Negli ultimi anni, l’azienda cinese di telecomunicazioni ha fatto grandi conquiste in Africa, anche se gli Stati Uniti hanno esortato i loro alleati in tutto il mondo a non collaborare con Huawei per problemi di sicurezza informatica. Gli americani ritengono che Huawei e altre società di telecomunicazioni cinesi che costruiscono infrastrutture critiche in tutto il mondo possano installare le cosiddette backdoor e utilizzarle per spiare per conto del governo cinese. Accuse da cui l’azienda di Shenzen si è sempre smarcata.

Non solo: nel gennaio 2018, il quotidiano francese Le Monde ha riferito che Pechino aveva messo delle cimici nella sede dell’Unione Africana, la cui costruzione è stata pagata e realizzata dalla Cina. Ogni notte, per cinque anni, l’intero contenuto dei sistemi informatici dell’edificio – installati da Huawei – sarebbe stato trasferito in Cina. Secondo il rapporto, sono stati trovati microfoni incastrati nelle scrivanie e nelle pareti. Sia la Cina che l’Unione Africana hanno respinto le accuse.

Il network cinese 

Huawei ha costruito circa il 70% delle reti 4G del continente africano, superando di gran lunga i rivali europei. La costruzione è spesso accompagnata da prestiti da parte delle banche statali cinesi, che vengono approvati più velocemente e con meno condizioni rispetto ai prestiti da parte delle istituzioni internazionali.

Se le preoccupazioni per Huawei sono condivise da altri Paesi del mondo, in Africa sono in gran parte oscurate dall’imperativo di un maggiore accesso a Internet.
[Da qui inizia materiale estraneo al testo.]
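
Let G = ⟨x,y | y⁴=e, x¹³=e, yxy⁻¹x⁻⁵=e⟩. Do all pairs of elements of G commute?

x·y = xy but y·x = x⁵y, so x·y ≠ y·x and G is not abelian.

Answer: No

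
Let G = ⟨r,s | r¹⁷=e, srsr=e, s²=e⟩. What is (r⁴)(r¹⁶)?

Compute (r⁴) · (r¹⁶) by multiplying left to right and reducing via the relations at each step:
  (r⁴) · r¹⁶ = r³

Answer: r³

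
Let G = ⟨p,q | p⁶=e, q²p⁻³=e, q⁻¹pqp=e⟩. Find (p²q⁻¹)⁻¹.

The order of (p²q⁻¹) is 4 (smallest k with (p²q⁻¹)ᵏ = e), so (p²q⁻¹)⁻¹ = (p²q⁻¹)³ = p²q.
Check: (p²q⁻¹) · (p²q) → (p²q⁻¹) · p² = q⁻¹;   (q⁻¹) · q = e, giving e as required.

Answer: p²q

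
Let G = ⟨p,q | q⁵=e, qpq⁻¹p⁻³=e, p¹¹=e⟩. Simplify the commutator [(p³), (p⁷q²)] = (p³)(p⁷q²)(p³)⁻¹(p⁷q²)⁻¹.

[(p³), (p⁷q²)] = (p³)·(p⁷q²)·(p³)⁻¹·(p⁷q²)⁻¹.
  (p³) · (p⁷q²) = p¹⁰q²
  (p¹⁰q²) · (p⁸) = p⁵q²
  (p⁵q²) · (p⁹q³) = p⁹

Answer: p⁹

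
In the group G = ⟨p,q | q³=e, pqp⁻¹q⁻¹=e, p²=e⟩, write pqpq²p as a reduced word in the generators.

Multiply left to right, reducing at each step:
  p · q = pq
  (pq) · p = q
  q · q² = e
  e · p = p

Answer: p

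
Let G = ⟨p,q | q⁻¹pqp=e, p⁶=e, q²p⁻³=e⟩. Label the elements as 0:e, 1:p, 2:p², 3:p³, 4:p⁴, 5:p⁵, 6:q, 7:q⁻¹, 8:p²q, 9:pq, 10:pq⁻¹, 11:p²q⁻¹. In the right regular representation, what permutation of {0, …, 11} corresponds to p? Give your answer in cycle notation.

(0 1 2 3 4 5)(6 11 10 7 8 9)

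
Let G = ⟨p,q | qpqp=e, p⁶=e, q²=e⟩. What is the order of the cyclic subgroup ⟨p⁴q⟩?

|⟨p⁴q⟩| equals the order of p⁴q. Compute successive powers until reaching e:
  (p⁴q)¹ = p⁴q, (p⁴q)² = e.
The smallest positive k with (p⁴q)ᵏ = e is 2, so |⟨p⁴q⟩| = 2.

Answer: 2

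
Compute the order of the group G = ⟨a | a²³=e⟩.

G is generated by a single element, so G is cyclic. The relator gives a²³ = e and no smaller power is forced to be e, so the 23 powers {a, e, a², a³, a⁴, a⁵, a⁶, a⁷, a⁸, a⁹, a²², a²¹, a²⁰, a¹², a¹³, a¹¹, a¹⁰, a¹⁴, a¹⁵, a¹⁶, a¹⁷, a¹⁸, a¹⁹} are distinct. Hence |G| = 23.

Answer: 23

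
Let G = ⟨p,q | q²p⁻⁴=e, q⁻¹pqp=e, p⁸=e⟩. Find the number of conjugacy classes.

The conjugacy classes (representative and size) are:
  [e] (size 1), [p⁷] (size 2), [p⁶] (size 2), [p³] (size 2), [p⁴] (size 1), [p²q⁻¹] (size 4), [p³q⁻¹] (size 4).
Class equation: 1 + 2 + 2 + 2 + 1 + 4 + 4 = 16 = |G|. So G has 7 conjugacy classes.

Answer: 7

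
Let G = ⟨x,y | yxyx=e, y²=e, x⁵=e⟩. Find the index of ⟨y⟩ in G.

First find ord(y) by computing successive powers:
  y¹ = y, y² = e.
So |⟨y⟩| = ord(y) = 2. With |G| = 10, by Lagrange [G : ⟨y⟩] = 10/2 = 5.

Answer: 5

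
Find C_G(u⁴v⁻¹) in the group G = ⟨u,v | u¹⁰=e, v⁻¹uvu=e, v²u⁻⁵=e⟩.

⟨u⁴v⁻¹⟩ ⊆ C_G(u⁴v⁻¹) since powers of u⁴v⁻¹ commute with u⁴v⁻¹; so |C_G(u⁴v⁻¹)| ≥ |⟨u⁴v⁻¹⟩| = 4.
By orbit–stabilizer, |C_G(u⁴v⁻¹)| = |G| / |conj. class of u⁴v⁻¹| = 20 / 5 = 4.
The 4 elements commuting with u⁴v⁻¹ are {e, u⁵, u⁴v, u⁴v⁻¹}.

Answer: {e, u⁵, u⁴v, u⁴v⁻¹}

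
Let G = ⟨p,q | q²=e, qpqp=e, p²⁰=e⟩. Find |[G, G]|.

G' = [G, G] is generated by all commutators. The generator-pair commutators are: [p, q] = p².
The subgroup they normally generate is {e, p², p⁴, p⁶, p⁸, p¹⁰, p¹², p¹⁴, p¹⁶, p¹⁸}, of order 10.
Check: |G/G'| = 40/10 = 4 is the order of the abelianisation.

Answer: 10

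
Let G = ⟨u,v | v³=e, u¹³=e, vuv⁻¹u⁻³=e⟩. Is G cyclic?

Every cyclic group is abelian. But u·v = uv while v·u = u³v, so u·v ≠ v·u and G is not abelian. Hence G is not cyclic.

Answer: No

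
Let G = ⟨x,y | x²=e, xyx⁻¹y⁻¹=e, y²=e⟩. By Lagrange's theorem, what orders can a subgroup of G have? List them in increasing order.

|G| = 4 = 2². By Lagrange's theorem the order of any subgroup divides 4; the divisors of 4 are 1, 2, 4.

Answer: 1, 2, 4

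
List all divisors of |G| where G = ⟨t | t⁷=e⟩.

|G| = 7 = 7. By Lagrange's theorem the order of any subgroup divides 7; the divisors of 7 are 1, 7.

Answer: 1, 7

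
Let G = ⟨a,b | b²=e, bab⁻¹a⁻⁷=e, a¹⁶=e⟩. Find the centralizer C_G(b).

⟨b⟩ ⊆ C_G(b) since powers of b commute with b; so |C_G(b)| ≥ |⟨b⟩| = 2.
By orbit–stabilizer, |C_G(b)| = |G| / |conj. class of b| = 32 / 8 = 4.
The 4 elements commuting with b are {e, a⁸, b, a⁸b}.

Answer: {e, a⁸, b, a⁸b}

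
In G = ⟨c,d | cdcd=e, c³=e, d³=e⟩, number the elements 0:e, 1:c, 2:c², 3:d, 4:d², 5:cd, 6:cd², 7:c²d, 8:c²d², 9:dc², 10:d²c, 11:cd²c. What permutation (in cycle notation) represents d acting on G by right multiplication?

(0 3 4)(1 5 6)(2 7 8)(9 11 10)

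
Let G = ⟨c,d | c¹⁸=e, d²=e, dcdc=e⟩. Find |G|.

Enumerate words in the generators, reducing via the relations: the distinct elements are
  {c, d, e, cd, c², c³, c⁴, c⁵, c⁶, c⁷, c⁸, c⁹, c²d, c³d, c¹², c¹³, c¹¹, c¹⁰, c¹⁴, c¹⁵, c¹⁶, c¹⁷, c⁴d, c⁵d, c⁶d, c⁷d, c⁸d, c⁹d, c¹²d, c¹³d, c¹¹d, c¹⁰d, c¹⁴d, c¹⁵d, c¹⁶d, c¹⁷d}.
No further products give new elements, so |G| = 36.

Answer: 36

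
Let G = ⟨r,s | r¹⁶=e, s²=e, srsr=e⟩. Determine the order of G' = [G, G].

G' = [G, G] is generated by all commutators. The generator-pair commutators are: [r, s] = r².
The subgroup they normally generate is {e, r², r⁴, r⁶, r⁸, r¹⁰, r¹², r¹⁴}, of order 8.
Check: |G/G'| = 32/8 = 4 is the order of the abelianisation.

Answer: 8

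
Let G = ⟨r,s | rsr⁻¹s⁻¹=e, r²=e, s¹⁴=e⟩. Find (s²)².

Compute successive powers of (s²), reducing at each step:
  (s²)²: (s²) · s² = s⁴

Answer: s⁴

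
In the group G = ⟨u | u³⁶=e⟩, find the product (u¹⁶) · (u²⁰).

Compute (u¹⁶) · (u²⁰) by multiplying left to right and reducing via the relations at each step:
  (u¹⁶) · u²⁰ = e

Answer: e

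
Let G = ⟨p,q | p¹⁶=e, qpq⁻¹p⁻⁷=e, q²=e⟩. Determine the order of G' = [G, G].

G' = [G, G] is generated by all commutators. The generator-pair commutators are: [p, q] = p¹⁰.
The subgroup they normally generate is {e, p², p⁴, p⁶, p⁸, p¹⁰, p¹², p¹⁴}, of order 8.
Check: |G/G'| = 32/8 = 4 is the order of the abelianisation.

Answer: 8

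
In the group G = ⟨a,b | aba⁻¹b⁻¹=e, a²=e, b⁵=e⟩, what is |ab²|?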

Il continente ospita alcune delle economie in più rapida crescita del mondo e si prevede che la sua popolazione raddoppierà entro il 2050. Fattori che richiedono connessione. Nell’Africa subsahariana, dove meno del 30% delle persone usa internet, la maggior parte dei governi accoglie con favore gli investimenti della Cina nelle infrastrutture digitali . Grazie alle sovvenzioni del governo cinese, la vedono come un percorso più economico per una maggiore connettività.

I digital watchdog, tuttavia, spesso etichettano la Cina come uno dei peggiori abusatori delle libertà di Internet a livello nazionale, e gli osservatori occidentali temono che i regimi africani con tendenze antidemocratiche possano adottare non solo la tecnologia cinese, ma anche il modo in cui la Cina la utilizza per monitorare il dissenso. Già in Zambia e Uganda si è scoperto che i governi hanno utilizzato la tecnologia cinese per spiare l’opposizione e i critici. In Zimbabwe, si teme che venga utilizzata per fare lo stesso in vista delle elezioni di quest’anno.

Le società cinesi declinano ogni responsabilità. Val la pena sottolineare che anche altre aziende occidentali potrebbero aver fornito sistemi digitali che poi i singoli governi africani hanno scelto di utilizzare per scopi di controllo delle masse e delle opposizioni.